Elon Musk told investors on Tesla's July 2025 earnings call that autonomous ride-hailing would reach "about half the population of the US by the end of the year." Twelve months later, Tesla's robotaxi fleet consists of 59 vehicles across three Texas cities.
In Austin, the flagship market, roughly 20 unsupervised vehicles cover 245 square miles. That is fewer than 25 cars for a metro area of more than two million people.
Bloomberg reported long waits and stalled rides. Reuters documented the problem in detail.
Data doesn't lie
A Reuters reporter tracked Tesla robotaxi availability in Austin eight times a day for three weeks in April. Wait times exceeded 15 minutes about half the time. They reached 25 minutes or more on more than a quarter of checks. In 27% of attempts, no cars were available at all.
One vehicle failed to start when it arrived, requiring customer support intervention. Drop-offs frequently left riders walking considerable distances from their actual destinations. A reporter in Houston managed one ride before the app cancelled a second booking and offered no vehicles for 30 minutes.
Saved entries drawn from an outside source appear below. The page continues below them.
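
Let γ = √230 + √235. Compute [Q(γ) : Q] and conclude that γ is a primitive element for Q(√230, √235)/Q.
[Q(γ) : Q] = 4 (equivalently, Q(γ) = Q(√230, √235))

Obviously Q(γ) ⊆ Q(√230, √235), and [Q(√230, √235):Q] = 4 (since 230, 235 are distinct squarefree integers > 1 with 54050 not a perfect square). To show equality we compute the minimal polynomial of γ. From γ = √230 + √235: γ^2 = 230 + 2√(54050) + 235 = 465 + 2√(54050), so γ^2 - 465 = 2√(54050); squaring, (γ^2 - 465)^2 = 4·54050, i.e. γ^4 - 930γ^2 + 216225 - 216200 = 0, i.e. γ^4 - 930γ^2 + 25 = 0. So γ is a root of x^4 - 930x^2 + 25. This polynomial is irreducible over Q: it has no rational root (each ±√230 ± √235 is irrational), and any factorization into two quadratics over Q would force √(54050) ∈ Q (pairing opposite roots) or √230, √235 ∈ Q (other pairings), all impossible. Hence [Q(γ):Q] = 4 = [Q(√230, √235):Q], so Q(γ) = Q(√230, √235).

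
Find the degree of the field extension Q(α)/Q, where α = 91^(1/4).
[Q(α):Q] = 4

α is a root of x^4 - 91. By Eisenstein's criterion at the prime p = 7 (which divides the constant term 91 but p^2 = 49 does not, since 91 is squarefree), x^4 - 91 is irreducible over Q. Hence [Q(α):Q] = 4.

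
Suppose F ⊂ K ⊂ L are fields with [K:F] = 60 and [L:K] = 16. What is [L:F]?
[L:F] = 960

The tower law says that for any tower of field extensions F ⊂ K ⊂ L with finite degrees, [L:F] = [L:K] · [K:F]. Here this gives [L:F] = 16 · 60 = 960.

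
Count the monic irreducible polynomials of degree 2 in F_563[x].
There are 158203 monic irreducible polynomials of degree 2 over F_563

Each element of F_{563^2} that lies in no proper subfield is a root of exactly one monic irreducible of degree 2 over F_563, and each such polynomial has 2 distinct roots in F_{563^2}. By Möbius inversion the count is N_563(2) = (1/2) Σ_{d|2} μ(2/d) · 563^d = (1/2)(μ(2)·563^1 + μ(1)·563^2) = 316406/2 = 158203.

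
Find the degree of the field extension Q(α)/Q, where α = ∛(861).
[Q(α):Q] = 3

The minimal polynomial of α is x^3 - 861, irreducible over Q since 861 is not a perfect cube (so x^3 - 861 has no rational root). Hence [Q(α):Q] = deg(m_α) = 3.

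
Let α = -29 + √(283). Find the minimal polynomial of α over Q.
m_α(x) = x^2 + 58x + 558

From α + 29 = √(283), squaring gives (α + 29)^2 = 283, i.e. α^2 + 58α + 841 = 283, so α^2 + 58α + 558 = 0. The discriminant of x^2 + 58x + 558 is (58)^2 - 4·(558) = 3364 - 2232 = 1132, and 4·(283) is not a perfect square in Q since 283 is squarefree and ≠ 1. Hence x^2 + 58x + 558 is irreducible over Q and is the minimal polynomial of α.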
She ordered an Uber.
Waymo operates more than 250 vehicles in Austin and roughly 3,000 across its US markets.
Hand-picked problem
Tesla initially invited a curated group of riders who provided enthusiastic early reviews. Those impressions drove the narrative that the service was working. Bloomberg's reporting shows they did not translate into reliable operations at even modest scale.
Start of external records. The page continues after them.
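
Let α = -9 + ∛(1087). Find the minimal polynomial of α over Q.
m_α(x) = x^3 + 27x^2 + 243x - 358

Set β = α + 9 = ∛(1087), so β^3 = 1087. Then (α + 9)^3 - 1087 = 0, i.e. α is a root of g(x) = (x + 9)^3 - 1087 = x^3 + 27x^2 + 243x - 358. Since g(x) = h(x + 9) where h(x) = x^3 - 1087, and h is irreducible over Q (because 1087 is not a perfect cube, so h has no rational root, and a monic cubic with no rational root is irreducible), g is also irreducible (irreducibility is preserved under the substitution x → x + 9). Hence m_α(x) = x^3 + 27x^2 + 243x - 358.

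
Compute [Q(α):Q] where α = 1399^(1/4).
[Q(α):Q] = 4

α is a root of x^4 - 1399. By Eisenstein's criterion at the prime p = 1399 (which divides the constant term 1399 but p^2 = 1957201 does not, since 1399 is squarefree), x^4 - 1399 is irreducible over Q. Hence [Q(α):Q] = 4.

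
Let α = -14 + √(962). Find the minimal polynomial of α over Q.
m_α(x) = x^2 + 28x - 766

From α + 14 = √(962), squaring gives (α + 14)^2 = 962, i.e. α^2 + 28α + 196 = 962, so α^2 + 28α - 766 = 0. The discriminant of x^2 + 28x - 766 is (28)^2 - 4·(-766) = 784 + 3064 = 3848, and 4·(962) is not a perfect square in Q since 962 is squarefree and ≠ 1. Hence x^2 + 28x - 766 is irreducible over Q and is the minimal polynomial of α.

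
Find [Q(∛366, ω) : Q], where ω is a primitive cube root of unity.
[Q(∛366, ω) : Q] = 6

[Q(∛366):Q] = 3 (min poly x^3 - 366, irreducible since 366 is not a perfect cube). [Q(ω):Q] = 2 (min poly x^2 + x + 1). Since Q(∛366) ⊂ R and ω ∉ R, we have ω ∉ Q(∛366), so x^2 + x + 1 remains irreducible over Q(∛366) and [Q(∛366, ω) : Q(∛366)] = 2. By the tower law, [Q(∛366, ω) : Q] = 3 · 2 = 6. (In fact Q(∛366, ω) is the splitting field of x^3 - 366 over Q.)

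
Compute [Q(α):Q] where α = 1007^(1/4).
[Q(α):Q] = 4

α is a root of x^4 - 1007. By Eisenstein's criterion at the prime p = 19 (which divides the constant term 1007 but p^2 = 361 does not, since 1007 is squarefree), x^4 - 1007 is irreducible over Q. Hence [Q(α):Q] = 4.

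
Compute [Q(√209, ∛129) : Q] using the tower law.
[Q(√209, ∛129) : Q] = 6

Let L = Q(√209, ∛129). Since Q(√209) ⊂ L and [Q(√209):Q] = 2, the tower law gives 2 | [L:Q]. Likewise Q(∛129) ⊂ L with [Q(∛129):Q] = 3 (because 129 is not a perfect cube), so 3 | [L:Q]. As gcd(2,3) = 1, [L:Q] is divisible by 6. Conversely L is generated over Q by √209 and ∛129, so [L:Q] ≤ 2·3 = 6. Therefore [Q(√209, ∛129) : Q] = 6.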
The gap between controlled demonstration and public service is where every robotaxi company faces its hardest test. Tesla launched publicly with vehicles that were followed by chase cars monitoring remotely. Some vehicles still carry human safety monitors despite the company saying for months that it had phased them out.
Timeline collapse
Musk said half the US population would have access by the end of 2025. In June 2026, the service operates in Austin, Dallas and Houston with a combined fleet smaller than a mid-sized taxi company. Tesla has tied any major fleet expansion to Full Self-Driving version 15, which it targets for late 2026 or early 2027.
The Cybercab, Tesla's purpose-built robotaxi, has no confirmed production timeline. The Fremont factory line conversion from Model S and Model X to robotaxi production is underway but output dates remain unspecified.
Valuation gap
Tesla trades at 364 times forward earnings. A significant portion of that multiple reflects the market's belief in the robotaxi business becoming a major revenue driver. Polymarket traders put the probability of Optimus reaching the public by year end at 14%. The robotaxi timeline has proven even less reliable than the robot timeline.
Fifty-nine vehicles. Three cities. Wait times longer than the rides. This is not a service. It is a proof of concept priced as though it were already an industry.